I see them all the time now—the Hillary Clinton Thought Experiments. What if she'd been elected...? They break my heart.


That, of course, is the tip of the iceberg. As I wrote in March:
I am not nurturing a grudge, nor am I sucking on sour grapes. I am rationally angry about the outcome of the election, for reasons of which Trump's dumpster fire of a presidency reminds me each day.

Because I did my homework; because I read every factsheet and every policy proposal; because I listened to every one of Clinton's speeches and/or read every transcript; because I watched every debate; because I read every interview; because I read her State Department emails; because I read her autobiography; because I paid attention to what her staff and surrogates said; because I listened to people who worked with her and for her, and who had come to know her because of something she'd done for them quietly, away from the spotlight; because I did my due diligence and then some on this candidate, my brain is an entire card catalog of data on Hillary Clinton's campaign, her record, and policy proposals.

Every time Trump says, does, endorses, proposes, or signs anything, I know what Clinton's position would have been. Every time he nominates someone, I know what Clinton's administration would have looked like. Every time he comments on some piece of shit legislation Congressional Republicans are conspiring to unleash on the public, I know what Clinton would have said about it.

I have a pretty damn good idea what she would be doing if she were president, and I have a pretty damn good idea what she wouldn't be doing. I have a clear picture of the differences in what our domestic policy would look like, and of what the diplomatic differences would be.

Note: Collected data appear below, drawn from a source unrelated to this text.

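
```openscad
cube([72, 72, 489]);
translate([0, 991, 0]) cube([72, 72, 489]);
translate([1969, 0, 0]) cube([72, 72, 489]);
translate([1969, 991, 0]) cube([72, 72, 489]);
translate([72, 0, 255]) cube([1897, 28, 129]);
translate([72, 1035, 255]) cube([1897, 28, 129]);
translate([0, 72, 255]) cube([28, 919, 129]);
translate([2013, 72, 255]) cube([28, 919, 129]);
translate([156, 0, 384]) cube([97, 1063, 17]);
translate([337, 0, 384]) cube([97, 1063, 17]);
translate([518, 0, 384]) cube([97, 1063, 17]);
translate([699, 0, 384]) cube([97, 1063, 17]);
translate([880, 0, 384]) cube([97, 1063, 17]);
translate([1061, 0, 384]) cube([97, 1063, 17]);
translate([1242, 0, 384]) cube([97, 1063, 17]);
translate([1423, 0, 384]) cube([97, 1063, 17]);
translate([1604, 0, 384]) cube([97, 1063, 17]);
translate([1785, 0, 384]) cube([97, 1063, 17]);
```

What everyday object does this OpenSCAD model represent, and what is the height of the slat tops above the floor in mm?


A bed frame. The slat-top height is 401 mm.

Four posts, four rails, and a row of slats — a bed frame. Slats sit on the rails at z = 255 + 129 = 384; with slat thickness 17, the top is 401 mm.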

I don't know these things because I'm a mind-reader. I know because she told us.

They are stark, these disparities between what is and what could have been.
I grieve that cavernous difference every day.

The thought experiments, which invite me to consider the disparity even more explicitly than simply bearing witness to Trump's dumpster fire of a presidency every day does, are particularly painful.

When it's a member of the political press doing a Hillary Clinton Thought Experiment, I burn with rage that most of the political press was endeavoring quite aggressively to avoid doing them before the election, instead working overtime to create a parity between the two candidates that was profoundly dishonest.

And when it's someone who is trying, even now, even still, to suggest that nothing would be different anyway, to try to retroactively justify their electioneering horseshit about how Clinton and Trump were virtually indistinguishable candidates, I burn with rage, because it is frankly and dangerously not true.

Virtually every single thing in national politics would be different if Hillary Clinton had been elected president. And nothing, I fear, will ever be quite the same again.